L’épidémiologie de la SMA intéresse toutes les parties prenantes : les cliniciens, les associations de patients, les industriels du médicament mais aussi, et peut-être surtout, les autorités de santé. Pour autant, les motivations de chacun différent : les cliniciens sont sans doute plus préoccupés par les aspects médico-scientifiques de la question [1, 2], les associations de patients voient là l’occasion de se compter et de mieux cibler leurs actions, et les industriels ont besoin de ces données aussi bien pour leur stratégie de recherche et de développement que pour bâtir le(s) modèle(s) économique(s) propre(s) à chaque médicament. Quant aux autorités de santé, elles ont besoin de l’information non seulement à des fins de santé publique mais aussi pour ajuster l’allocation des moyens, surtout dans le cadre des thérapies innovantes et coûteuses. Elles peuvent aussi en avoir besoin pour réfléchir, le moment venu, à d’éventuelles mesures prophylactiques comme le dépistage à la naissance [3, 4].

En vie réelle, le constat est toutefois un peu préoccupant. Malgré les réels besoins évoqués ci-dessus, l’épidémiologie de la SMA en France reste largement à faire. Les chiffres, quand ils existent, sont parcellaires, morcelés voire très datés pour certains d’entre eux. Difficile dans ces conditions de répondre à des questions pourtant basiques : combien de patients ? de quels types ? comment sont-ils répartis par tranche d’âge ? dans quel état se trouvent-ils ? et où résident-ils ?

Ces questions sont posées par les autorités de santé aux experts du domaine et aux laboratoires pharmaceutiques lorsque ces derniers souhaitent obtenir une autorisation de mise sur le marché (AMM) pour un médicament donné, ce qui a été le cas du nusinersen. Cet oligonucléotide anti-sens a obtenu une AMM aux États-Unis en décembre 2016 puis une AMM européenne en juin 2017. Dans le cadre de négociations, conduites ensuite dans chaque pays européen, la question du nombre de patients SMA et de leur répartition est apparue comme une priorité et comme un livrable s’imposant à l’industriel en premier lieu, mais aussi par ricochet, à l’ensemble des acteurs.

En France, il y a eu par le passé plusieurs tentatives de comptage, même partiel, de cette population de malades. On peut citer à cet égard l’étude multicentrique d’Annie Barois à Garches destinée, chez 300 patients suivis en France, à établir l’histoire naturelle de la SMA [5]. Il faut également rendre hommage au premier registre national SMA ayant vu le jour dans les années 2000 sous la direction de Pascale Saugier-Veber (CHU Rouen) et de Jean-Marie Cuisset (CHRU Lille).
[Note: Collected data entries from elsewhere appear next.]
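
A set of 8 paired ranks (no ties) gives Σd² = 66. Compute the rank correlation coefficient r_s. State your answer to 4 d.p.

ρ = 1 − 6Σd² / [n(n²−1)] = 1 − 6×66 / (8×63)
  = 1 − 396/504 = 1 − 0.78571 ≈ 0.2143

0.2143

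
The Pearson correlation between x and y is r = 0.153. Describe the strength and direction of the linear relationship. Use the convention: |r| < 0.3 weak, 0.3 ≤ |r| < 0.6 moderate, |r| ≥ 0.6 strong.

weak positive

r = 0.153 > 0 so the relationship is positive.
|r| = 0.153, which falls in the weak range.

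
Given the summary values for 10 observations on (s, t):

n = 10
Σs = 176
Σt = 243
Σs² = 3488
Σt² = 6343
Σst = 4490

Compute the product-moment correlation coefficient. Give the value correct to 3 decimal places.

0.516

r = (nΣst − ΣsΣt) / √[(nΣs² − (Σs)²)(nΣt² − (Σt)²)]
Numerator: 10×4490 − 176×243 = 2132
Denominator: √[(34880 − 30976)(63430 − 59049)] = √[3904 × 4381] = 4135.6286
r = 2132 / 4135.6286 ≈ 0.516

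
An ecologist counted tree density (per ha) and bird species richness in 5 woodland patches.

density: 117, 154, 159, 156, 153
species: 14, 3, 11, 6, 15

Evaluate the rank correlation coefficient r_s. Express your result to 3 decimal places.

-0.500

Rank density: 1, 3, 5, 4, 2
Rank species: 4, 1, 3, 2, 5
d = rank(density) − rank(species): -3, 2, 2, 2, -3; Σd² = 30
ρ = 1 − 6Σd² / [n(n²−1)] = 1 − 6×30 / (5×24) = 1 − 180/120 ≈ -0.500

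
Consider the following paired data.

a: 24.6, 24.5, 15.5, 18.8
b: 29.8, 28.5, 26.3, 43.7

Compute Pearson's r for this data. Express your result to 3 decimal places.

n = 4, Σa = 83.4, Σb = 128.3, Σa² = 1799.1, Σb² = 4301.67, Σab = 2660.54
nΣab − ΣaΣb = 10642.16 − 10700.22 = -58.06
nΣa² − (Σa)² = 7196.4 − 6955.56 = 240.84; nΣb² − (Σb)² = 17206.68 − 16460.89 = 745.79
r = -58.06 / √(240.84 × 745.79) = -58.06 / 423.8114 ≈ -0.137

-0.137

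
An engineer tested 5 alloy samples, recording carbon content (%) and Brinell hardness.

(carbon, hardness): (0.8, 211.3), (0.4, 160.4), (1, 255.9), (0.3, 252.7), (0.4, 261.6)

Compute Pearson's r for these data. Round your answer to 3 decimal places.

0.139

n = 5, Σx = 2.9, Σy = 1141.9, Σx² = 2.05, Σy² = 268152.51, Σxy = 669.55
nΣxy − ΣxΣy = 3347.75 − 3311.51 = 36.24
nΣx² − (Σx)² = 10.25 − 8.41 = 1.84; nΣy² − (Σy)² = 1340762.55 − 1303935.61 = 36826.94
r = 36.24 / √(1.84 × 36826.94) = 36.24 / 260.3105 ≈ 0.139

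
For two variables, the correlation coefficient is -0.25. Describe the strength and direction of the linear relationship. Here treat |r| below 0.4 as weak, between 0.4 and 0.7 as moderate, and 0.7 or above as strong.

r = -0.25 < 0 so the relationship is negative.
|r| = 0.25, which falls in the weak range.

weak negative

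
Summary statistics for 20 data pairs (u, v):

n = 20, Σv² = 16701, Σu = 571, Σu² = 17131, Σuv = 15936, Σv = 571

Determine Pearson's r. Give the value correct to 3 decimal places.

r = (nΣuv − ΣuΣv) / √[(nΣu² − (Σu)²)(nΣv² − (Σv)²)]
Numerator: 20×15936 − 571×571 = -7321
Denominator: √[(342620 − 326041)(334020 − 326041)] = √[16579 × 7979] = 11501.4713
r = -7321 / 11501.4713 ≈ -0.637

-0.637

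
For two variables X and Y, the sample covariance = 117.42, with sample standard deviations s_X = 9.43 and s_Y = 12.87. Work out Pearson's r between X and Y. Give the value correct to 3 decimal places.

r = Cov(X,Y) / (s_X · s_Y) = 117.42 / (9.43 × 12.87)
  = 117.42 / 121.3641 ≈ 0.968

0.968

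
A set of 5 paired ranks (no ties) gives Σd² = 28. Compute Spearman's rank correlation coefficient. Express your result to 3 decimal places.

ρ = 1 − 6Σd² / [n(n²−1)] = 1 − 6×28 / (5×24)
  = 1 − 168/120 = 1 − 1.4000 ≈ -0.400

-0.400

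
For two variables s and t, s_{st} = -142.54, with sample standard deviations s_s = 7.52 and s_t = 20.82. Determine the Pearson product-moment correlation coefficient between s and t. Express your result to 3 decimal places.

r = Cov(s,t) / (s_s · s_t) = -142.54 / (7.52 × 20.82)
  = -142.54 / 156.5664 ≈ -0.910

-0.910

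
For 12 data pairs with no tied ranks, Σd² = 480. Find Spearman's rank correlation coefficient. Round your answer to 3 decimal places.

-0.678

ρ = 1 − 6Σd² / [n(n²−1)] = 1 − 6×480 / (12×143)
  = 1 − 2880/1716 = 1 − 1.6783 ≈ -0.678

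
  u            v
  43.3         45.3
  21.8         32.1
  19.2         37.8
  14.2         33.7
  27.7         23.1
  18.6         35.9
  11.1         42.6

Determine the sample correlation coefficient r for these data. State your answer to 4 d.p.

0.1433

n = 7, Σu = 155.9, Σv = 250.5, Σu² = 4156.87, Σv² = 9284.21, Σuv = 5646.04
nΣuv − ΣuΣv = 39522.28 − 39052.95 = 469.33
nΣu² − (Σu)² = 29098.09 − 24304.81 = 4793.28; nΣv² − (Σv)² = 64989.47 − 62750.25 = 2239.22
r = 469.33 / √(4793.28 × 2239.22) = 469.33 / 3276.1576 ≈ 0.1433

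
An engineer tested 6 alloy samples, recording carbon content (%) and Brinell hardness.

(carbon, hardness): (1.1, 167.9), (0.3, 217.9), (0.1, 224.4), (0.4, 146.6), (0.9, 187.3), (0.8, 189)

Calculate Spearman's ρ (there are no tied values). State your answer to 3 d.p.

Rank carbon: 6, 2, 1, 3, 5, 4
Rank hardness: 2, 5, 6, 1, 3, 4
d = rank(carbon) − rank(hardness): 4, -3, -5, 2, 2, 0; Σd² = 58
ρ = 1 − 6Σd² / [n(n²−1)] = 1 − 6×58 / (6×35) = 1 − 348/210 ≈ -0.657

-0.657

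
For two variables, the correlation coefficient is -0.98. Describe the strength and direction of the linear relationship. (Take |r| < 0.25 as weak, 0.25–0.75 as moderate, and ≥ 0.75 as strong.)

strong negative

r = -0.98 < 0 so the relationship is negative.
|r| = 0.98, which falls in the strong range.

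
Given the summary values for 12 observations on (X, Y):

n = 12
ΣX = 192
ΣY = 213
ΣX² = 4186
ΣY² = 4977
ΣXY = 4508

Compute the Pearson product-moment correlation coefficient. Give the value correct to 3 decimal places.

0.953

r = (nΣXY − ΣXΣY) / √[(nΣX² − (ΣX)²)(nΣY² − (ΣY)²)]
Numerator: 12×4508 − 192×213 = 13200
Denominator: √[(50232 − 36864)(59724 − 45369)] = √[13368 × 14355] = 13852.7124
r = 13200 / 13852.7124 ≈ 0.953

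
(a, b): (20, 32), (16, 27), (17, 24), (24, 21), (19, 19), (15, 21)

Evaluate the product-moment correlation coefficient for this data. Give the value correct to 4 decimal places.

-0.0508

n = 6, Σa = 111, Σb = 144, Σa² = 2107, Σb² = 3572, Σab = 2660
nΣab − ΣaΣb = 15960 − 15984 = -24
nΣa² − (Σa)² = 12642 − 12321 = 321; nΣb² − (Σb)² = 21432 − 20736 = 696
r = -24 / √(321 × 696) = -24 / 472.6690 ≈ -0.0508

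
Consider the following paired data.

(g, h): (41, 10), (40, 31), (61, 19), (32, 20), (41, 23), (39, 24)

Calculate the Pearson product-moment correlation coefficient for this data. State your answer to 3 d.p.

-0.143

n = 6, Σg = 254, Σh = 127, Σg² = 11228, Σh² = 2927, Σgh = 5328
nΣgh − ΣgΣh = 31968 − 32258 = -290
nΣg² − (Σg)² = 67368 − 64516 = 2852; nΣh² − (Σh)² = 17562 − 16129 = 1433
r = -290 / √(2852 × 1433) = -290 / 2021.6122 ≈ -0.143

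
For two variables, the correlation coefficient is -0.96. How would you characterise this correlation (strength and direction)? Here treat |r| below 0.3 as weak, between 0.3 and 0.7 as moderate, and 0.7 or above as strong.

r = -0.96 < 0 so the relationship is negative.
|r| = 0.96, which falls in the strong range.

strong negative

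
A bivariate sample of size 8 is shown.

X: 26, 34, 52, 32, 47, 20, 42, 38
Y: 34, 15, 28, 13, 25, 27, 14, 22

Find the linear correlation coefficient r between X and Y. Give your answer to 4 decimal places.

-0.1228

n = 8, ΣX = 291, ΣY = 178, ΣX² = 11377, ΣY² = 4368, ΣXY = 6405
nΣXY − ΣXΣY = 51240 − 51798 = -558
nΣX² − (ΣX)² = 91016 − 84681 = 6335; nΣY² − (ΣY)² = 34944 − 31684 = 3260
r = -558 / √(6335 × 3260) = -558 / 4544.4582 ≈ -0.1228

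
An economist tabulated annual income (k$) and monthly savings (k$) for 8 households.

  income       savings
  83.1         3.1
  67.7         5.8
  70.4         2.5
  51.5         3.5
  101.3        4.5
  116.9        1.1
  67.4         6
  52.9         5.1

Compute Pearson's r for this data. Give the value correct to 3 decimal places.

-0.545

n = 8, Σx = 611.2, Σy = 31.6, Σx² = 50365.78, Σy² = 145.22, Σxy = 2265.15
nΣxy − ΣxΣy = 18121.2 − 19313.92 = -1192.72
nΣx² − (Σx)² = 402926.24 − 373565.44 = 29360.8; nΣy² − (Σy)² = 1161.76 − 998.56 = 163.2
r = -1192.72 / √(29360.8 × 163.2) = -1192.72 / 2188.9912 ≈ -0.545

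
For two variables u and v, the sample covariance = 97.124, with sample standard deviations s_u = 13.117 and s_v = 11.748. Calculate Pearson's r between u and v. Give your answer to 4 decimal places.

0.6303

r = Cov(u,v) / (s_u · s_v) = 97.124 / (13.117 × 11.748)
  = 97.124 / 154.0985 ≈ 0.6303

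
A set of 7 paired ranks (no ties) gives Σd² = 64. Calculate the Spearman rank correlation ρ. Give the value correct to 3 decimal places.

ρ = 1 − 6Σd² / [n(n²−1)] = 1 − 6×64 / (7×48)
  = 1 − 384/336 = 1 − 1.1429 ≈ -0.143

-0.143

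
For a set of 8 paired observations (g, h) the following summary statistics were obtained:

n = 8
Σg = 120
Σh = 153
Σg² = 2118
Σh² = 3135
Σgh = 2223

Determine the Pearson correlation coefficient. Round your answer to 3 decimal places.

-0.279

r = (nΣgh − ΣgΣh) / √[(nΣg² − (Σg)²)(nΣh² − (Σh)²)]
Numerator: 8×2223 − 120×153 = -576
Denominator: √[(16944 − 14400)(25080 − 23409)] = √[2544 × 1671] = 2061.8012
r = -576 / 2061.8012 ≈ -0.279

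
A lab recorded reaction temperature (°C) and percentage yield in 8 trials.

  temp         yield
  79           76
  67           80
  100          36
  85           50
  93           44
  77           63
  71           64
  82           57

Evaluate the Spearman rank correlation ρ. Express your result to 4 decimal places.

-0.9286

Rank temp: 4, 1, 8, 6, 7, 3, 2, 5
Rank yield: 7, 8, 1, 3, 2, 5, 6, 4
d = rank(temp) − rank(yield): -3, -7, 7, 3, 5, -2, -4, 1; Σd² = 162
ρ = 1 − 6Σd² / [n(n²−1)] = 1 − 6×162 / (8×63) = 1 − 972/504 ≈ -0.9286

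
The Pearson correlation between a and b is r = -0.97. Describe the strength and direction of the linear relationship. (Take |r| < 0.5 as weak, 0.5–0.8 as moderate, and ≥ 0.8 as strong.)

strong negative

r = -0.97 < 0 so the relationship is negative.
|r| = 0.97, which falls in the strong range.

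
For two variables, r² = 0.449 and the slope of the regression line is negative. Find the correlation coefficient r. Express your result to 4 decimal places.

-0.6701

|r| = √0.449 = 0.6701
The association is negative, so r = −0.6701.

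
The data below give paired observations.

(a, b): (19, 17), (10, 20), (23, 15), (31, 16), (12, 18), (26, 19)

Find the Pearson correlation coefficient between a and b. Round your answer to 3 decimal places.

n = 6, Σa = 121, Σb = 105, Σa² = 2771, Σb² = 1855, Σab = 2074
nΣab − ΣaΣb = 12444 − 12705 = -261
nΣa² − (Σa)² = 16626 − 14641 = 1985; nΣb² − (Σb)² = 11130 − 11025 = 105
r = -261 / √(1985 × 105) = -261 / 456.5359 ≈ -0.572

-0.572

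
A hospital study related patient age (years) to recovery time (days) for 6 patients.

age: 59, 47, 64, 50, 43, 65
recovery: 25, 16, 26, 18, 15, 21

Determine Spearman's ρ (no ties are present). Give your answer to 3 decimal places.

0.829

Rank age: 4, 2, 5, 3, 1, 6
Rank recovery: 5, 2, 6, 3, 1, 4
d = rank(age) − rank(recovery): -1, 0, -1, 0, 0, 2; Σd² = 6
ρ = 1 − 6Σd² / [n(n²−1)] = 1 − 6×6 / (6×35) = 1 − 36/210 ≈ 0.829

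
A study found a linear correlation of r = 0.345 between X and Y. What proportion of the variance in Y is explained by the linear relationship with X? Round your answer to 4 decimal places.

r² = (0.345)² = 0.1190

0.1190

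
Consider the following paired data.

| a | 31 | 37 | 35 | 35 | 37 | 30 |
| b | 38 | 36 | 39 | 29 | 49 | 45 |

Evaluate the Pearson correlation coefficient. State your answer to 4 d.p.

-0.0985

n = 6, Σa = 205, Σb = 236, Σa² = 7049, Σb² = 9528, Σab = 8053
nΣab − ΣaΣb = 48318 − 48380 = -62
nΣa² − (Σa)² = 42294 − 42025 = 269; nΣb² − (Σb)² = 57168 − 55696 = 1472
r = -62 / √(269 × 1472) = -62 / 629.2599 ≈ -0.0985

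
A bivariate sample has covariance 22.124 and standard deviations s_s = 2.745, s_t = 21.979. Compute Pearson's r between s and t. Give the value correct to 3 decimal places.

0.367

r = Cov(s,t) / (s_s · s_t) = 22.124 / (2.745 × 21.979)
  = 22.124 / 60.3324 ≈ 0.367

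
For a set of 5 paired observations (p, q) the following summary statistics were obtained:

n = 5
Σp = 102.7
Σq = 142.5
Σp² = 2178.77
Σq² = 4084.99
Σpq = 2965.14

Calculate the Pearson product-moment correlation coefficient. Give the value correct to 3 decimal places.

r = (nΣpq − ΣpΣq) / √[(nΣp² − (Σp)²)(nΣq² − (Σq)²)]
Numerator: 5×2965.14 − 102.7×142.5 = 190.95
Denominator: √[(10893.85 − 10547.29)(20424.95 − 20306.25)] = √[346.56 × 118.7] = 202.8218
r = 190.95 / 202.8218 ≈ 0.941

0.941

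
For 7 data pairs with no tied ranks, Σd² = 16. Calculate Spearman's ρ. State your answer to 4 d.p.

0.7143

ρ = 1 − 6Σd² / [n(n²−1)] = 1 − 6×16 / (7×48)
  = 1 − 96/336 = 1 − 0.28571 ≈ 0.7143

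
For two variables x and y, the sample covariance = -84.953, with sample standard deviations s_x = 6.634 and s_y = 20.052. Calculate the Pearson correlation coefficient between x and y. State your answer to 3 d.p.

-0.639

r = Cov(x,y) / (s_x · s_y) = -84.953 / (6.634 × 20.052)
  = -84.953 / 133.0250 ≈ -0.639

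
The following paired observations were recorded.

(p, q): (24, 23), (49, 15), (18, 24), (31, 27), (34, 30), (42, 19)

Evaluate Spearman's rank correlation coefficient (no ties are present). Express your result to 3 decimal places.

Rank p: 2, 6, 1, 3, 4, 5
Rank q: 3, 1, 4, 5, 6, 2
d = rank(p) − rank(q): -1, 5, -3, -2, -2, 3; Σd² = 52
ρ = 1 − 6Σd² / [n(n²−1)] = 1 − 6×52 / (6×35) = 1 − 312/210 ≈ -0.486

-0.486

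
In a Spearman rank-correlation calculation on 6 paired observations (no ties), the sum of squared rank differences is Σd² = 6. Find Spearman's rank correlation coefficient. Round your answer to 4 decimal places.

ρ = 1 − 6Σd² / [n(n²−1)] = 1 − 6×6 / (6×35)
  = 1 − 36/210 = 1 − 0.17143 ≈ 0.8286

0.8286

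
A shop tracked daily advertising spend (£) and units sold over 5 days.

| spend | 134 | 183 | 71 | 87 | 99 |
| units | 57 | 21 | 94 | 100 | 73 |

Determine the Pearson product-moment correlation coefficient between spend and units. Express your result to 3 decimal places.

-0.973

n = 5, Σx = 574, Σy = 345, Σx² = 73856, Σy² = 27855, Σxy = 34082
nΣxy − ΣxΣy = 170410 − 198030 = -27620
nΣx² − (Σx)² = 369280 − 329476 = 39804; nΣy² − (Σy)² = 139275 − 119025 = 20250
r = -27620 / √(39804 × 20250) = -27620 / 28390.6851 ≈ -0.973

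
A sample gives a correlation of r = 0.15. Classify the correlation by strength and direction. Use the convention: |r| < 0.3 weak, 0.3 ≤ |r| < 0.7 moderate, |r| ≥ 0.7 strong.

weak positive

r = 0.15 > 0 so the relationship is positive.
|r| = 0.15, which falls in the weak range.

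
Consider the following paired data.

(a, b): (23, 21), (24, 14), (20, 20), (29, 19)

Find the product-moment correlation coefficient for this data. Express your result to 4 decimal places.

-0.1719

n = 4, Σa = 96, Σb = 74, Σa² = 2346, Σb² = 1398, Σab = 1770
nΣab − ΣaΣb = 7080 − 7104 = -24
nΣa² − (Σa)² = 9384 − 9216 = 168; nΣb² − (Σb)² = 5592 − 5476 = 116
r = -24 / √(168 × 116) = -24 / 139.5994 ≈ -0.1719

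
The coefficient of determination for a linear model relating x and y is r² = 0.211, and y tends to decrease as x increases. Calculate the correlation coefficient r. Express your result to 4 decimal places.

|r| = √0.211 = 0.4593
The association is negative, so r = −0.4593.

-0.4593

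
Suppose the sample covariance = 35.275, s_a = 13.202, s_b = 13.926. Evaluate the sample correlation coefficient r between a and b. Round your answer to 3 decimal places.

0.192

r = Cov(a,b) / (s_a · s_b) = 35.275 / (13.202 × 13.926)
  = 35.275 / 183.8511 ≈ 0.192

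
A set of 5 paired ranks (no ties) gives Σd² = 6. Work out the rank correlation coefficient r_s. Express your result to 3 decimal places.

0.700

ρ = 1 − 6Σd² / [n(n²−1)] = 1 − 6×6 / (5×24)
  = 1 − 36/120 = 1 − 0.3000 ≈ 0.700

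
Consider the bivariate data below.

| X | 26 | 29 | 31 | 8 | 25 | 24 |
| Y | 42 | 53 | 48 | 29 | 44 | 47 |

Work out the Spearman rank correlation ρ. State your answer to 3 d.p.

Rank X: 4, 5, 6, 1, 3, 2
Rank Y: 2, 6, 5, 1, 3, 4
d = rank(X) − rank(Y): 2, -1, 1, 0, 0, -2; Σd² = 10
ρ = 1 − 6Σd² / [n(n²−1)] = 1 − 6×10 / (6×35) = 1 − 60/210 ≈ 0.714

0.714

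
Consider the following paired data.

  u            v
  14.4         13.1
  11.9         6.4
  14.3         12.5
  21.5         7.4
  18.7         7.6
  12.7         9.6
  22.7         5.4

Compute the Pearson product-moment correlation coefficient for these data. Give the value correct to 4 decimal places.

n = 7, Σu = 116.2, Σv = 62, Σu² = 2041.98, Σv² = 602.66, Σuv = 989.27
nΣuv − ΣuΣv = 6924.89 − 7204.4 = -279.51
nΣu² − (Σu)² = 14293.86 − 13502.44 = 791.42; nΣv² − (Σv)² = 4218.62 − 3844 = 374.62
r = -279.51 / √(791.42 × 374.62) = -279.51 / 544.5014 ≈ -0.5133

-0.5133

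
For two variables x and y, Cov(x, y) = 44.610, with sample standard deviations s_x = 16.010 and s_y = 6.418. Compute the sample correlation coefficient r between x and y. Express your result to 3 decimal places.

r = Cov(x,y) / (s_x · s_y) = 44.610 / (16.010 × 6.418)
  = 44.610 / 102.7522 ≈ 0.434

0.434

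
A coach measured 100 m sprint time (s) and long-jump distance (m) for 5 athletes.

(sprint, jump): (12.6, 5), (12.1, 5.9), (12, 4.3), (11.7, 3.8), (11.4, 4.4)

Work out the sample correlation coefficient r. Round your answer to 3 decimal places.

n = 5, Σx = 59.8, Σy = 23.4, Σx² = 716.02, Σy² = 112.1, Σxy = 280.61
nΣxy − ΣxΣy = 1403.05 − 1399.32 = 3.73
nΣx² − (Σx)² = 3580.1 − 3576.04 = 4.06; nΣy² − (Σy)² = 560.5 − 547.56 = 12.94
r = 3.73 / √(4.06 × 12.94) = 3.73 / 7.2482 ≈ 0.515

0.515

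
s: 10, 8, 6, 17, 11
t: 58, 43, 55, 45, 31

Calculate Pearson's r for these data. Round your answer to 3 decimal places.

-0.296

n = 5, Σs = 52, Σt = 232, Σs² = 610, Σt² = 11224, Σst = 2360
nΣst − ΣsΣt = 11800 − 12064 = -264
nΣs² − (Σs)² = 3050 − 2704 = 346; nΣt² − (Σt)² = 56120 − 53824 = 2296
r = -264 / √(346 × 2296) = -264 / 891.3002 ≈ -0.296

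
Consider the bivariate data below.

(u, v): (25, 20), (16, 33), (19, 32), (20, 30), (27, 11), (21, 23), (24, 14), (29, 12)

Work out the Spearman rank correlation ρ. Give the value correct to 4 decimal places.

Rank u: 6, 1, 2, 3, 7, 4, 5, 8
Rank v: 4, 8, 7, 6, 1, 5, 3, 2
d = rank(u) − rank(v): 2, -7, -5, -3, 6, -1, 2, 6; Σd² = 164
ρ = 1 − 6Σd² / [n(n²−1)] = 1 − 6×164 / (8×63) = 1 − 984/504 ≈ -0.9524

-0.9524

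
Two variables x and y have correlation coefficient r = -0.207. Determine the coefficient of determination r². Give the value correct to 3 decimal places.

r² = (-0.207)² = 0.043

0.043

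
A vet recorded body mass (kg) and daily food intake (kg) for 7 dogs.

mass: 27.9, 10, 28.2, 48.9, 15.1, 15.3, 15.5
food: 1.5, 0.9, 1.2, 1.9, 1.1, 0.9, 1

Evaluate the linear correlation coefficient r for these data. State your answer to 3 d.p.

n = 7, Σx = 160.9, Σy = 8.5, Σx² = 4767.21, Σy² = 11.13, Σxy = 223.48
nΣxy − ΣxΣy = 1564.36 − 1367.65 = 196.71
nΣx² − (Σx)² = 33370.47 − 25888.81 = 7481.66; nΣy² − (Σy)² = 77.91 − 72.25 = 5.66
r = 196.71 / √(7481.66 × 5.66) = 196.71 / 205.7819 ≈ 0.956

0.956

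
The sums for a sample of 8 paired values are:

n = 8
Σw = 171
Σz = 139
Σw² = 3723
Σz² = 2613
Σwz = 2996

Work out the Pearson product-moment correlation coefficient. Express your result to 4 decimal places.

0.2146

r = (nΣwz − ΣwΣz) / √[(nΣw² − (Σw)²)(nΣz² − (Σz)²)]
Numerator: 8×2996 − 171×139 = 199
Denominator: √[(29784 − 29241)(20904 − 19321)] = √[543 × 1583] = 927.1294
r = 199 / 927.1294 ≈ 0.2146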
Cette base de données, appelée UMD-SMN1 et financée quasiment exclusivement par l’AFM-Téléthon, comportait un volet clinique et un volet moléculaire, les items de ce dernier provenant des laboratoires génétiques faisant du diagnostic. Près de 2 500 patients ont ainsi été inclus en quelques années mais seuls 150 d’entre eux avaient des données cliniques exploitables. Les raisons de ce relatif échec sont multiples. On citera pêle-mêle : sans doute un manque de concertation en amont du projet, une trop grande multiplicité des items cliniques à remplir, et surtout l’absence de visibilité sur l’utilisation d’un tel registre. Fort heureusement, et parce que les thérapies innovantes sont désormais au rendez-vous, un projet de nouveau registre national SMA est désormais à l’étude avec, il faut l’espérer, une meilleure adhésion du réseau des cliniciens. Ce registre, compte tenu des contraintes techniques et réglementaires, ne sera pas en revanche en mesure de produire rapidement des données chiffrées.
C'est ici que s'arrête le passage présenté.